Salah satu jaringan hotel yang mengalami peningkatan okupansi adalah Lorin Group. Sejumlah unit hotel yang dikelolanya, yakni Lorin Hotel, Syariah Hotel, dan D'Wangsa Hotel, mencatat kenaikan tingkat hunian dalam beberapa hari terakhir.
Marcom Lorin Group, Septina Fadia Putri, mengatakan tingkat hunian mulai menunjukkan peningkatan sejak 24 Juni 2026. Menurutnya, okupansi di Syariah Hotel telah mencapai 88 persen, D'Wangsa Hotel 71 persen, sedangkan Lorin Hotel masih berada di angka 33 persen.
“Reservasi mulai berjalan dan terus bergerak naik. Karakteristik tamu saat ini banyak yang melakukan pemesanan secara last minute, terutama untuk akhir pekan, sehingga okupansi tidak bisa dipantau jauh-jauh hari, namun grafiknya terus menunjukkan peningkatan,” kata Septina kepada RRI, Kamis 25 Juni 2026.
Ia menjelaskan, tamu yang menginap berasal dari berbagai daerah, di antaranya Yogyakarta, Semarang, Pacitan, dan Malang.

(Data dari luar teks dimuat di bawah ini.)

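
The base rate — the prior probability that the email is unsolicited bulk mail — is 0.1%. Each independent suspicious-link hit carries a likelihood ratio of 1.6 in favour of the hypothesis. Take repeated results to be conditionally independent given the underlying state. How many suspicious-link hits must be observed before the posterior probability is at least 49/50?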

Selain wisatawan luar kota, masyarakat Solo Raya juga memanfaatkan momentum libur sekolah untuk menikmati staycation bersama keluarga.
Menurut Septina, tren pemesanan diperkirakan masih akan terus meningkat seiring masih berlangsungnya masa libur sekolah. Karena itu, pihak hotel terus memantau perkembangan reservasi yang mayoritas dilakukan mendekati waktu menginap.
Sementara itu, kondisi berbeda dialami sebagian hotel lainnya. Director of Sales and Marketing Grand Mercure Solo Baru, Weni Fitriati, mengatakan hingga saat ini pihaknya belum melihat peningkatan okupansi yang signifikan selama libur sekolah.
“Untuk libur sekolah kali ini belum ada perubahan okupansi yang signifikan. Dampaknya masih belum terlalu terlihat,” kata Weni.
Weni menilai kondisi tahun ini berbeda dibandingkan periode liburan sekolah pada tahun-tahun sebelumnya yang umumnya mampu mendongkrak tingkat hunian kamar hotel secara signifikan.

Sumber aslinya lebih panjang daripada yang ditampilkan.